The psychology of disenfranchisement is a theory developed by Rex Briggs while studying minority groups at social research firm Yankelovich Partners. Originally published by Yankelovich Partners, Grant Lukenbill's book, Untold Millions, applied the theory to help explain marketing opportunities to gays and lesbians. In Brigg's original research, he observed higher levels of stress, skepticism and self-protection needs among minority groups.

The psychology of disenfranchisement theory suggests that there are three components that drive the psychology of disenfranchisement: alienation, cynicism and perceived victimization. These components interact and intensify each other. Alienation, Briggs argues, may be due to negative perceptions, stereotypes and discrimination condoned and practiced by the dominant culture. The perception of separation from the mainstream culture can create severe stress and can be considered the impetus for the psychology of disenfranchisement. Cynicism is one of the inevitable offshoots of alienation, resulting in the conviction that things will go wrong, that harm is to be expected. It involves a sense that the institutions of society (from which one is alienated) are not only remote, but inimical. Victimization is the feeling that develops out of the perception of intentional or unintentional undeserved mistreatment by other individuals, organizations, or institutions. Victimization is a logical outgrowth of feelings of cynicism and alienation from the dominant culture. The perceived victimization legitimizes and justifies the cynicism, and over time this cycle can become entrenched, thereby increasing the feelings of alienation.

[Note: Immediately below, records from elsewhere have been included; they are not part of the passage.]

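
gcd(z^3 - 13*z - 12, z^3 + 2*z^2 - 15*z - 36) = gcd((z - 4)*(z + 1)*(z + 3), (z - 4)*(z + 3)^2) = z^2 - z - 12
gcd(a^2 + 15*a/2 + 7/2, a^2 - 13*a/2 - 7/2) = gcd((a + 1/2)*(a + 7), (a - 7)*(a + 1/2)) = a + 1/2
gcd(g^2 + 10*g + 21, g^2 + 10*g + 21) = g^2 + 10*g + 21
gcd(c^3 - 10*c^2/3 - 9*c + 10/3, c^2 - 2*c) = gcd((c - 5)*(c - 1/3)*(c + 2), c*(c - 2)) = 1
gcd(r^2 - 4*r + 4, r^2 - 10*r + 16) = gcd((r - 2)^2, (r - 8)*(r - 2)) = r - 2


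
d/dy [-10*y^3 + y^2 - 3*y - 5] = -30*y^2 + 2*y - 3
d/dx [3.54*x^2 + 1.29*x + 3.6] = 7.08*x + 1.29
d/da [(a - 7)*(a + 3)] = 2*a - 4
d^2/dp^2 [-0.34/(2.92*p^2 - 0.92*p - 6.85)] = (-5.797952*p^2 + 1.826752*p + 0.34*(5.84*p - 0.92)*(11.68*p - 1.84) + 13.60136)/(-2.92*p^2 + 0.92*p + 6.85)^3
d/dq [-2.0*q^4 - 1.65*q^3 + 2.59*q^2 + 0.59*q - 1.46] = -8.0*q^3 - 4.95*q^2 + 5.18*q + 0.59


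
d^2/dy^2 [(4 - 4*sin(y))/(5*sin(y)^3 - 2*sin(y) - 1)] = 4*(-100*sin(y)^7 + 225*sin(y)^6 + 110*sin(y)^5 - 385*sin(y)^4 + 65*sin(y)^3 + 126*sin(y)^2 - 33*sin(y) - 12)/(-5*sin(y)^3 + 2*sin(y) + 1)^3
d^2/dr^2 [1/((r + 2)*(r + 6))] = 2*((r + 2)^2 + (r + 2)*(r + 6) + (r + 6)^2)/((r + 2)^3*(r + 6)^3)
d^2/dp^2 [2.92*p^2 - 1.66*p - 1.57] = 5.84000000000000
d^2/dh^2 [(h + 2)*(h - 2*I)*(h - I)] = 6*h + 4 - 6*I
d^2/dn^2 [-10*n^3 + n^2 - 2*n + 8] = 2 - 60*n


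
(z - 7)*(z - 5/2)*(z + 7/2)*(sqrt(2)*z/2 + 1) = sqrt(2)*z^4/2 - 3*sqrt(2)*z^3 + z^3 - 63*sqrt(2)*z^2/8 - 6*z^2 - 63*z/4 + 245*sqrt(2)*z/8 + 245/4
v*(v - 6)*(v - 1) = v^3 - 7*v^2 + 6*v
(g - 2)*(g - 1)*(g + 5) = g^3 + 2*g^2 - 13*g + 10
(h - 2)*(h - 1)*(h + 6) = h^3 + 3*h^2 - 16*h + 12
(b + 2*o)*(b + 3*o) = b^2 + 5*b*o + 6*o^2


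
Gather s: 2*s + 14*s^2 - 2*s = 14*s^2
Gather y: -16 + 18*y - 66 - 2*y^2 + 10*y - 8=-2*y^2 + 28*y - 90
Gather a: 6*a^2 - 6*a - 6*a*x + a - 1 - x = 6*a^2 + a*(-6*x - 5) - x - 1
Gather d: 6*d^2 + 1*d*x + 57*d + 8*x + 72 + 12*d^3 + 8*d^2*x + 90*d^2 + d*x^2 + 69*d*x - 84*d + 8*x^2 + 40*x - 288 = 12*d^3 + d^2*(8*x + 96) + d*(x^2 + 70*x - 27) + 8*x^2 + 48*x - 216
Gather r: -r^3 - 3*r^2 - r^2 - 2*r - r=-r^3 - 4*r^2 - 3*r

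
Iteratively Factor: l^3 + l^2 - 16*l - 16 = (l + 1)*(l^2 - 16) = (l - 4)*(l + 1)*(l + 4)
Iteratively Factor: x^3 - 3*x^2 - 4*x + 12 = (x - 3)*(x^2 - 4) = (x - 3)*(x + 2)*(x - 2)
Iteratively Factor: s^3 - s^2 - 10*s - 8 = (s + 1)*(s^2 - 2*s - 8) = (s + 1)*(s + 2)*(s - 4)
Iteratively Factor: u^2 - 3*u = (u - 3)*(u)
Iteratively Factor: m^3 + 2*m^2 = (m)*(m^2 + 2*m) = m^2*(m + 2)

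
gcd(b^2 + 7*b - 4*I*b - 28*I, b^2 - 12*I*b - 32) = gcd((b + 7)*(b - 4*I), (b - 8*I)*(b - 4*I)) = b - 4*I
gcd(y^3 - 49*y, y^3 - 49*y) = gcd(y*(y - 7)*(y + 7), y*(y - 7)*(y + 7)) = y^3 - 49*y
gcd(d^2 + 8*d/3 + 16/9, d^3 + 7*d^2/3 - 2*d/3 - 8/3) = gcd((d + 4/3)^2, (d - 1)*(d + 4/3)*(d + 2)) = d + 4/3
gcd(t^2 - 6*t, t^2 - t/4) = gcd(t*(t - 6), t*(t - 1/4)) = t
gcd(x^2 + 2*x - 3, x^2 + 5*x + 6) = x + 3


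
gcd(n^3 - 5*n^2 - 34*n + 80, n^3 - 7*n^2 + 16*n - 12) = n - 2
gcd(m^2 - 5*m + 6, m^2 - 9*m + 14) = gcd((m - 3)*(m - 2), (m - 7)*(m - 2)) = m - 2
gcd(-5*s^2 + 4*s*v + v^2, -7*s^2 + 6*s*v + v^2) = s - v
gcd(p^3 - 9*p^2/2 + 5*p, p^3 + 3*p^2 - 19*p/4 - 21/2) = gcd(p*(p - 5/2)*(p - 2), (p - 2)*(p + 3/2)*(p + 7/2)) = p - 2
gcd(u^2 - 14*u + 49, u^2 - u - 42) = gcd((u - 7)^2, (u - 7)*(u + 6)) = u - 7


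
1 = 1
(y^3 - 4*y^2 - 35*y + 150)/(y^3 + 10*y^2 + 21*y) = (y^3 - 4*y^2 - 35*y + 150)/(y*(y^2 + 10*y + 21))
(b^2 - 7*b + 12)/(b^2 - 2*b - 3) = (b - 4)/(b + 1)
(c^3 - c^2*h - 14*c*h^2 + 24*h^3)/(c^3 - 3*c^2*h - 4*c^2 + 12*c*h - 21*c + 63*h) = (c^2 + 2*c*h - 8*h^2)/(c^2 - 4*c - 21)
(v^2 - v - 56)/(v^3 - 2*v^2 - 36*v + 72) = (v^2 - v - 56)/(v^3 - 2*v^2 - 36*v + 72)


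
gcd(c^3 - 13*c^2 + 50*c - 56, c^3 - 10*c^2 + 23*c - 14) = c^2 - 9*c + 14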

The resulting needs include: self-understanding (recognition of and respect for one's individuality), association (a sharing of occasions with "people like me"), security (emotional, social and psychical), independence, stress relief (self-indulgence, escapism).

All the Rage: The Story of Gay Visibility in America cites Briggs' psychology of disenfranchisement theory as a launching point to discuss how advertising can offer inclusion in its messaging, so as to resonate better.

In 2006, Steven Andrew Culpepper summarized Dubois 1903 book, Sols of Black Folk as capturing the essence of a double-consciousness, a paradoxical experience of deep psychic atrocity tracing from slavery, "while the American experience resonates with a hopeful ethos characterized by universality of equality and justice for all." Culpepper applies this same psychology of disenfranchisement to women, "that were severely excluded from its rights and privileges in society that touts equality and justice."

A more literal use of the concept, "psychology of disenfranchisement" has been applied by Keven Lanning where he examines the consequences to both the person and the community when individuals do not have equal access, or equal voices, at the polls.